Liberty Hill is clearing the way for a major new batch of apartments right at its border with Georgetown. City Council has approved a site plan for a 320-unit complex at 250 Gracie Lane, sitting just off State Highway 29 and the 183A toll road beside the Costco. The project is proposed on about 12.5 acres within a larger commercial and housing area, with plans calling for on-site amenities such as a pool, fitness center, and clubhouse if the developer ultimately moves ahead.

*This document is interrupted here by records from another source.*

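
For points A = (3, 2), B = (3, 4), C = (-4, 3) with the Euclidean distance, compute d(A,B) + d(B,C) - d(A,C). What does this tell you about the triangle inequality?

d(A,B) = √(0² + 2²) = √4 = 2, d(B,C) = √(7² + 1²) = √50 ≈ 7.0711, d(A,C) = √(7² + 1²) = √50 ≈ 7.0711.
d(A,B) + d(B,C) - d(A,C) = 2 + 7.0711 - 7.0711 = 9.0711 - 7.0711 = 2. This is ≥ 0, so the triangle inequality holds for these points.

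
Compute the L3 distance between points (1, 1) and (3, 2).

(Σ|x_i - y_i|^3)^(1/3) = (|1 - 3|^3 + |1 - 2|^3)^(1/3)
= (2^3 + 1^3)^(1/3) = (8 + 1)^(1/3) = (9)^(1/3) ≈ 2.0801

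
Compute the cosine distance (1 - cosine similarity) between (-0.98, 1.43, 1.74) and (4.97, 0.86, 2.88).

With u = (-0.98, 1.43, 1.74), v = (4.97, 0.86, 2.88):
u·v = (-0.98)·4.97 + 1.43·0.86 + 1.74·2.88 = (-4.8706) + 1.2298 + 5.0112 = 1.3704.
|u| = √((-0.98)² + 1.43² + 1.74²) = √(0.9604 + 2.0449 + 3.0276) = √6.0329, |v| = √(4.97² + 0.86² + 2.88²) = √(24.7009 + 0.7396 + 8.2944) = √33.7349.
cos θ = (u·v)/(|u||v|) = 1.3704/(√6.0329·√33.7349) ≈ 0.0961
Cosine distance = 1 - cos θ ≈ 1 - 0.0961 = 0.9039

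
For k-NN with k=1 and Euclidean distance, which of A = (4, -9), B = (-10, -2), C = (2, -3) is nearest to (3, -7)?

Distances: d(A) ≈ 2.2361, d(B) ≈ 13.9284, d(C) ≈ 4.1231. Nearest: A = (4, -9) with distance 2.2361.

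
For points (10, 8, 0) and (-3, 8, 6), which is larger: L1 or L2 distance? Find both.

L1 = |10 - (-3)| + |8 - 8| + |0 - 6| = 13 + 0 + 6 = 19
L2 = √(13² + 0² + 6²) = √205 ≈ 14.3178
L1 ≥ L2 always (equality iff movement is along one axis); L1 > L2 here.
Ratio L1/L2 = 19/√205 ≈ 1.327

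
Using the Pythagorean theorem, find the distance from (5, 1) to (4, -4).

√(Σ(x_i - y_i)²) = √((5 - 4)² + (1 - (-4))²)
= √(1² + 5²) = √(1 + 25) = √26 ≈ 5.099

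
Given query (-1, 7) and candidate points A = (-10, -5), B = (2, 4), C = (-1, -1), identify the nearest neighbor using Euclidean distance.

Distances: d(A) = 15, d(B) ≈ 4.2426, d(C) = 8. Nearest: B = (2, 4) with distance 4.2426.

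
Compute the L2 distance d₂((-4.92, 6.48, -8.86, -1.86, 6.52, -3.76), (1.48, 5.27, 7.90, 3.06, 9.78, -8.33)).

√(Σ(x_i - y_i)²) = √((-4.92 - 1.48)² + (6.48 - 5.27)² + (-8.86 - 7.9)² + (-1.86 - 3.06)² + (6.52 - 9.78)² + (-3.76 - (-8.33))²)
= √((-6.4)² + 1.21² + (-16.76)² + (-4.92)² + (-3.26)² + 4.57²) = √(40.96 + 1.4641 + 280.8976 + 24.2064 + 10.6276 + 20.8849) = √379.0406 ≈ 19.469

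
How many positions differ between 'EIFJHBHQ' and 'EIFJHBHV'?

Differing positions: 8. Hamming distance = 1.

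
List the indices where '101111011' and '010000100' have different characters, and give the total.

Differing positions: 1, 2, 3, 4, 5, 6, 7, 8, 9. Hamming distance = 9.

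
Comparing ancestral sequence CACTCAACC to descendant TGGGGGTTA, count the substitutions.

Differing positions: 1, 2, 3, 4, 5, 6, 7, 8, 9. Hamming distance = 9.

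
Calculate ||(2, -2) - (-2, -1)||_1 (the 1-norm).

Σ|x_i - y_i| = |2 - (-2)| + |-2 - (-1)| = 4 + 1 = 5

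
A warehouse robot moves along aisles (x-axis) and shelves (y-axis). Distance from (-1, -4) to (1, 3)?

Σ|x_i - y_i| = |-1 - 1| + |-4 - 3| = 2 + 7 = 9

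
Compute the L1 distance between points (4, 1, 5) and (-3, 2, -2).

Σ|x_i - y_i| = |4 - (-3)| + |1 - 2| + |5 - (-2)| = 7 + 1 + 7 = 15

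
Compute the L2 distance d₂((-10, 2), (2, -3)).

√(Σ(x_i - y_i)²) = √((-10 - 2)² + (2 - (-3))²)
= √((-12)² + 5²) = √(144 + 25) = √169 = 13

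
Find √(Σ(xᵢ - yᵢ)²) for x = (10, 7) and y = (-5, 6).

√(Σ(x_i - y_i)²) = √((10 - (-5))² + (7 - 6)²)
= √(15² + 1²) = √(225 + 1) = √226 ≈ 15.0333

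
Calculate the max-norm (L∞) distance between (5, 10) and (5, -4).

max(|x_i - y_i|) = max(|5 - 5|, |10 - (-4)|) = max(0, 14) = 14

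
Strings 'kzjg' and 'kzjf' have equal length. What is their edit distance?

Let D[i][j] be the edit distance between the first i characters of 'kzjg' and the first j characters of 'kzjf', with D[i][0] = i, D[0][j] = j, and D[i][j] = D[i-1][j-1] if the characters match, else 1 + min(D[i-1][j], D[i][j-1], D[i-1][j-1]). Filling the table (rows: prefixes of 'kzjg', columns: prefixes of 'kzjf'):
     ε  k  z  j  f
  ε  0  1  2  3  4
  k  1  0  1  2  3
  z  2  1  0  1  2
  j  3  2  1  0  1
  g  4  3  2  1  1
The bottom-right entry gives D[4][4] = 1, so no sequence of fewer than 1 edit works. Backtracking through the table gives one optimal edit sequence (1 edit):
  kzjg → kzjf (sub g→f @4)
Edit distance = 1.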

Signed off at the Feb. 25 council meeting, the site plan allows the project to move into the permitting phase, according to Community Impact. That reporting notes the parcel sits inside an approximately 82-acre planned unit development tied to the 183 BLW retail area.
What's planned
Site-plan drawings filed with state regulators identify Endeavor Real Estate Group as the applicant and lay out the 320 apartments, internal access roads, and surface parking, according to site-plan documents filed with the Texas Commission on Environmental Quality. The materials also detail the amenity package and show how the project’s roughly 12.5-acre footprint fits inside the larger planned unit development.
Location and utilities
The property, addressed as 250 Gracie Lane, sits on Liberty Hill’s main commercial corridor near the Hwy. 29/183A interchange and Costco, squarely in the city’s growing retail cluster. Regional utilities background from the City of Georgetown outlines how the area's water is supplied and moved through a network of agreements. This project’s utility setup is expected to plug into those existing regional hookups as the city and developer coordinate service.
What’s next
Construction cannot start until the developer clears the city’s permit reviews and secures building permits. The City of Liberty Hill maintains a site-development permit checklist and submittal requirements that spell out the infrastructure, drainage, and utility information reviewers will require during the building-permit process.
Why it matters
The approval adds another marker to the rapid residential and retail growth along the SH-29 corridor, where both single-family neighborhoods and build-to-rent projects are multiplying. Regional planning and water agreements are already part of the equation, as officials from Round Rock, Georgetown, and Liberty Hill work to move treated water around to meet rising demand. Developers are bringing hundreds of new homes to the area, and each new project like this one turns up the pressure on local utilities and roads.